[Opini] Menjadi Gondrong Bukanlah Tindak Kriminal

Saya merasa risih ketika orang-orang di sekitar saya meminta saya untuk memotong rambut—Ibu, ayah, nenek, kakek, paman, bibi, hingga guru-guru di sekolah. Sudah sejak duduk di bangku sekolah dasar, saya kerap kali terjerat razia rambut. Semahir apapun saya menyembunyikannya, tetap kena juga.

Pada dasarnya, rambut saya memang tebal. Panjang sedikit saja sudah terlihat seperti rimba. Maka dari itu, guru-guru di sekolah harus sering berurusan dengan saya pada waktunya. Tak jarang ada yang memberi sedikit ‘bonus’ kepada saya.

Menduduki bangku SMA, inspeksi rambut ini semakin masif dan menjadi-jadi. Selain ada ratusan murid laki-laki, sekolah saya memiliki satuan khusus untuk urusan satu ini. Pernah suatu kali setelah pengajian jumat pagi, siswa perempuan dipersilahkan untuk membubarkan diri terlebih dahulu—biasanya semua bubar berhamburan tak karuan. Tampaknya kami salah, setelah siswa perempuan angkat kaki, semua pintu segera dikunci. Kemudian para siswa laki-laki panik dan belingsatan, apalagi melihat tim eksekutor menunggu di depan pintu utama. Kami semua terlihat seperti orang-orang pesakitan. Buntutnya, kejadian hari itu diingat-ingat sebagai jumat kelam.

Setelahnya, ketika saya melanjutkan pendidikan ke jenjang perkuliahan, hal-hal imbesil semacam ini masih saja ada. Saya pernah beradu mulut kepada seorang dosen sewaktu ujian. Ia meminta saya keluar dari ruangan karena berambut panjang, saya katakan tak ada aturannya, ia beralasan karena keyakinan pribadinya. Padahal saya sudah datang rapi dengan rambut diikat dan baju disusupkan ke dalam celana, rapi sekali. Untung saja saya dapat meneruskan ujian, ia angkat tangan dan tak lagi menjawab.

Saya rasa, atau kalian semua yang berambut gondrong, tidak pernah mengganggu proses belajar-mengajar di kelas, tidak pula mempengaruhi prestasi dan ketebalan keimanan. Semua itu hanya ketakutan-ketakutan subjektif belaka.

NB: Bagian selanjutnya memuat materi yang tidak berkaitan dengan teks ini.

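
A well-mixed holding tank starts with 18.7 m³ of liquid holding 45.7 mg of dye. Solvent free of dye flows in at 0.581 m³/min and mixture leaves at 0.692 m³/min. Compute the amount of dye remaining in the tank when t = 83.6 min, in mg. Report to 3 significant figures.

0.636 mg

Total volume: dV/dt = Q_in − Q_out = -0.11100 m³/min, so V(t) = 18.7 − 0.11100 t and V(83.6) = 9.4204 m³.
Solute balance: dm/dt = 0 − Q_out C = −Q_out m/V(t).
dm/m = −Q_out dt/(V₀ − 0.11100 t); integrating gives ln(m/m₀) = −(Q_out/(Q_in−Q_out)) ln(V/V₀).
m = m₀ (V₀/V)^(Q_out/(Q_in−Q_out)) = 45.7 × (18.7/9.4204)^(-6.2342) = 0.63611 mg.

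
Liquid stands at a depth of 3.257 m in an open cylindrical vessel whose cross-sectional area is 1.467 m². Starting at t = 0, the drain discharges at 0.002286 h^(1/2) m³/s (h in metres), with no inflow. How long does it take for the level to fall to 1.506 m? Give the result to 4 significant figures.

With no inflow, A dh/dt = −0.002286 √h.
∫ h^(−1/2) dh = −(0.002286/A) ∫ dt, giving 2√h = 2√h₀ − (0.002286/A) t.
t = 2A(√h₀ − √h)/0.002286 = 2·1.467·(√3.257 − √1.506)/0.002286
  = 2.93400 × (1.80472 − 1.22719) / 0.002286 = 741.232 s.

741.2 s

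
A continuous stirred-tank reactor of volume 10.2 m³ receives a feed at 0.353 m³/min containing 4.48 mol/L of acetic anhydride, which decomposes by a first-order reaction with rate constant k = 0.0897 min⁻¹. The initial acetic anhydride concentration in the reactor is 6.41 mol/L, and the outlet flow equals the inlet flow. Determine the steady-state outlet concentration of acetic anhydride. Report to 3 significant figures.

Accumulation = in − out − consumed: V dC/dt = Q C_in − Q C − k V C.
At steady state: 0 = Q C_in − (Q + kV) C_ss, so C_ss = Q C_in/(Q + kV).
C_ss = 0.353·4.48/(0.353 + 0.0897·10.2) = 1.5814/1.2679 = 1.2473 mol/L.

1.25 mol/L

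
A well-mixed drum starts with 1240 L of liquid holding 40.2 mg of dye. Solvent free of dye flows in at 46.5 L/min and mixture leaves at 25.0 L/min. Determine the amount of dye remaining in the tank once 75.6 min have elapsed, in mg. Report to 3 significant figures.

Total volume: dV/dt = Q_in − Q_out = 21.500 L/min, so V(t) = 1240 + 21.500 t and V(75.6) = 2865.4 L.
No dye enters, so dm/dt = −Q_out · (m/V).
dm/m = −Q_out dt/(V₀ + 21.500 t); integrating gives ln(m/m₀) = −(Q_out/(Q_in−Q_out)) ln(V/V₀).
m = m₀ (V₀/V)^(Q_out/(Q_in−Q_out)) = 40.2 × (1240/2865.4)^(1.1628) = 15.179 mg.

15.2 mg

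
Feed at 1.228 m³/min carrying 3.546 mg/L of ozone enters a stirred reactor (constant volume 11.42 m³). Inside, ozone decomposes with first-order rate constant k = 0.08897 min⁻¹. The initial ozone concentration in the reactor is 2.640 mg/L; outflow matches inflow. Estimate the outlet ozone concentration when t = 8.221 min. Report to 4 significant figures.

V dC/dt = Q(C_in − C) − k V C.
This is linear with rate a = Q/V + k = 0.196501 min⁻¹.
C_ss = Q C_in/(Q + kV) = 1.94047 mg/L; C(t) = C_ss + (C₀ − C_ss) e^(−a t).
C(8.221) = 1.94047 + (0.699530)·e^(−0.196501·8.221) = 1.94047 + (0.699530)·0.198805 = 2.07954 mg/L.

2.080 mg/L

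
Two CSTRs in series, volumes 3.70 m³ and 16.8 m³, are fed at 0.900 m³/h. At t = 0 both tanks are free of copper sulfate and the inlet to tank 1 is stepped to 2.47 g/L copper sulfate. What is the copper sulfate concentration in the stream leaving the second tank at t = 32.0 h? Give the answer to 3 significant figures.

Time constants: τᵢ = Vᵢ/Q for each well-mixed tank.
τ₁ = 3.70/0.900 = 4.1111 h; τ₂ = 16.8/0.900 = 18.667 h.
Tank 1: C₁ = C_in(1 − e^(−t/τ₁)). Tank 2 (τ₁ ≠ τ₂): C₂ = C_in[1 − (τ₁ e^(−t/τ₁) − τ₂ e^(−t/τ₂))/(τ₁ − τ₂)].
At t = 32.0: e^(−t/τ₁) = 0.00041643, e^(−t/τ₂) = 0.18009.
C₂ = 2.47·[1 − (4.1111·0.00041643 − 18.667·0.18009)/(-14.556)] = 2.47·0.76916 = 1.8998 g/L.

1.90 g/L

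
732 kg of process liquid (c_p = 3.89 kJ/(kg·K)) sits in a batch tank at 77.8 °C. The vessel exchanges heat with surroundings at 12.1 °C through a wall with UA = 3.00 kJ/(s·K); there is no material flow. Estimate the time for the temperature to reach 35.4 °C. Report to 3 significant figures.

984 s

Lumped-capacitance energy balance: M c_p dT/dt = UA(T_amb − T).
τ = M c_p/UA = 949.16 s; T_ss = T_amb = 12.100 °C.
T(t) = T_ss + (T₀ − T_ss)e^(−t/τ); set T = 35.4:
t = −τ ln[(T − T_ss)/(T₀ − T_ss)] = −949.16 · ln(0.35464) = 983.94 s.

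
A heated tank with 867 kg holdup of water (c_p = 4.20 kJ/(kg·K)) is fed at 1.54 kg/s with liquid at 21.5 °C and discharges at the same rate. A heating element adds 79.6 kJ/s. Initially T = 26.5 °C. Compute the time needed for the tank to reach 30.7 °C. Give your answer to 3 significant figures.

481 s

M c_p dT/dt = ṁ c_p (T_in − T) + Q̇.
τ = M/ṁ = 562.99 s; T_ss = T_in + Q̇/(ṁ c_p) = 33.807 °C.
T(t) = T_ss + (T₀ − T_ss) e^(−t/τ). Set T = 30.7:
e^(−t/τ) = (30.7 − 33.807)/(26.5 − 33.807) = 0.42519
t = −562.99 · ln(0.42519) = 481.48 s.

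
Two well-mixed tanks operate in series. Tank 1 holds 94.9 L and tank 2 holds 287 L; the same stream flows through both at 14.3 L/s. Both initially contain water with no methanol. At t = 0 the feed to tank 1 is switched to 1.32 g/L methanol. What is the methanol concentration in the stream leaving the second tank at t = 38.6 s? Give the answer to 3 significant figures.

Each tank obeys Vᵢ dCᵢ/dt = Q(Cᵢ₋₁ − Cᵢ), so τᵢ = Vᵢ/Q.
τ₁ = 94.9/14.3 = 6.6364 s; τ₂ = 287/14.3 = 20.070 s.
Solving the cascade with C₁(0)=C₂(0)=0 gives C₂(t) = C_in[1 − (τ₁ e^(−t/τ₁) − τ₂ e^(−t/τ₂))/(τ₁ − τ₂)].
At t = 38.6: e^(−t/τ₁) = 0.0029782, e^(−t/τ₂) = 0.14613.
C₂ = 1.32·[1 − (6.6364·0.0029782 − 20.070·0.14613)/(-13.434)] = 1.32·0.78315 = 1.0338 g/L.

1.03 g/L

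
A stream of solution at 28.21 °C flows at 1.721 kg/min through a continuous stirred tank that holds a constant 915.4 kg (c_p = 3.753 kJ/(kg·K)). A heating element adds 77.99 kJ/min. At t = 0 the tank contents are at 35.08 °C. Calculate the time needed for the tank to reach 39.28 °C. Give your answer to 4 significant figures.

874.9 min

First-law balance (no shaft work): M c_p dT/dt = ṁ c_p (T_in − T) + 77.99.
τ = M/ṁ = 531.900 min; T_ss = T_in + Q̇/(ṁ c_p) = 40.2848 °C.
T(t) = T_ss + (T₀ − T_ss) e^(−t/τ). Set T = 39.28:
e^(−t/τ) = (39.28 − 40.2848)/(35.08 − 40.2848) = 0.193051
t = −531.900 · ln(0.193051) = 874.871 min.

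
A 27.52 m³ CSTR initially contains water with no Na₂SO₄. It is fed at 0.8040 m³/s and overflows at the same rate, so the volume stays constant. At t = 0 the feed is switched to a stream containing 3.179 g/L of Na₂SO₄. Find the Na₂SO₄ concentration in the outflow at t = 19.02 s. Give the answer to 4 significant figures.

Accumulation = in − out for the solute gives V dC/dt = Q(C_in − C).
Rewrite as dC/dt + C/τ = C_in/τ, τ = V/Q = 34.2289 s.
This is linear first-order; C(t) = C_in + (C₀ − C_in) e^(−t/τ).
C(19.02) = 3.179 + (0 − 3.179)·e^(−19.02/34.2289) = 3.179 + (-3.17900)·0.573687 = 1.35525 g/L.

1.355 g/L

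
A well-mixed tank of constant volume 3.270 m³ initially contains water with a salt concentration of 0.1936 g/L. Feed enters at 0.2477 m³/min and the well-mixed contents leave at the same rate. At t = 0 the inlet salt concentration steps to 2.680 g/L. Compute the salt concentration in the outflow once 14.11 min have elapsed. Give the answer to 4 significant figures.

Unsteady species balance (constant V, well mixed): V dC/dt = Q(C_in − C).
Rewrite as dC/dt + C/τ = C_in/τ, τ = V/Q = 13.2015 min.
Solution: C(t) = C_in + (C₀ − C_in) e^(−t/τ).
C(14.11) = 2.680 + (0.1936 − 2.680)·e^(−14.11/13.2015) = 2.680 + (-2.48640)·0.343413 = 1.82614 g/L.

1.826 g/L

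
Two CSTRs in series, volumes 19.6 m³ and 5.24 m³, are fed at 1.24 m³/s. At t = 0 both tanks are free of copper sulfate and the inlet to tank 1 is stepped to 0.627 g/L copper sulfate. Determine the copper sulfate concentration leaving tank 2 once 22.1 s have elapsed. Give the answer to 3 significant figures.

Each tank obeys Vᵢ dCᵢ/dt = Q(Cᵢ₋₁ − Cᵢ), so τᵢ = Vᵢ/Q.
τ₁ = 19.6/1.24 = 15.806 s; τ₂ = 5.24/1.24 = 4.2258 s.
Tank 1: C₁ = C_in(1 − e^(−t/τ₁)). Tank 2 (τ₁ ≠ τ₂): C₂ = C_in[1 − (τ₁ e^(−t/τ₁) − τ₂ e^(−t/τ₂))/(τ₁ − τ₂)].
At t = 22.1: e^(−t/τ₁) = 0.24705, e^(−t/τ₂) = 0.0053548.
C₂ = 0.627·[1 − (15.806·0.24705 − 4.2258·0.0053548)/(11.581)] = 0.627·0.66475 = 0.41680 g/L.

0.417 g/L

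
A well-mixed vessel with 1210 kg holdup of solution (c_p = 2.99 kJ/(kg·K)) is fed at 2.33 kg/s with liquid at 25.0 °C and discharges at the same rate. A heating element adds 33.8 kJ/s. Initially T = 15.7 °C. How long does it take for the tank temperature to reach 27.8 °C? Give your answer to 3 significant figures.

M c_p dT/dt = ṁ c_p (T_in − T) + Q̇.
τ = M/ṁ = 519.31 s; T_ss = T_in + Q̇/(ṁ c_p) = 29.852 °C.
T(t) = T_ss + (T₀ − T_ss) e^(−t/τ). Set T = 27.8:
e^(−t/τ) = (27.8 − 29.852)/(15.7 − 29.852) = 0.14498
t = −519.31 · ln(0.14498) = 1002.9 s.

1000 s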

Memang selagi berstatus mahasiswa ini, saya melampiaskan dendam kesumat yang sudah terpupuk dari kecil. Saya sengaja membiarkan rambut ini memanjang, menolak untuk tunduk kepada orang-orang yang mempunyai rambutnya sendiri untuk diurusi. Termasuk steorotip gondrong di masyarakat—orang-orang jahat.

Saya pernah baca, dulu semasa zaman orde baru, rambut gondrong juga dilarang. Bahkan ada namanya Bakorperagon (Badan Koordinasi Pemberantasan Rambut Gondrong). Karena di zaman itu pernah ada kultur yang lagi naik daun, yaitu kultur hippiesflower generation. Kala itu pemuda semacam ini hidup bergaya bohemian. Pemerintah merasa gaya-gaya seperti itu sudah menentang nilai-nilai murni nasionalisme, dan tidak mencerminkan kepribadian bangsa. Sehingga dibuatlah razia-razia rambut di jalanan. Tak hanya itu, rambut gondrong dilarang untuk terlihat di ruang publik, termasuk kampus.

Mungkin doktrin-doktrin inilah yang mengantarkan stigma masyarakat hari ini yang menganggap orang-orang gondrong adalah penjahat. Kultur yang semestinya tak berkembang di masyarakat. Singkatnya, semakin pendek rambut seorang lelaki semakin baik ia, barangkali nasionalis.

Persoalan yang membuat semua ini lucu adalah ketika seseorang atau sekelompok memaksa masuk kepada hal yang bukan merupakan hak mereka. Saya selalu benci dengan orang-orang seperti ini, orang yang selalu mengatur benda-benda yang bukan miliknya, dan selalu punya hasrat untuk terus mengaturnya.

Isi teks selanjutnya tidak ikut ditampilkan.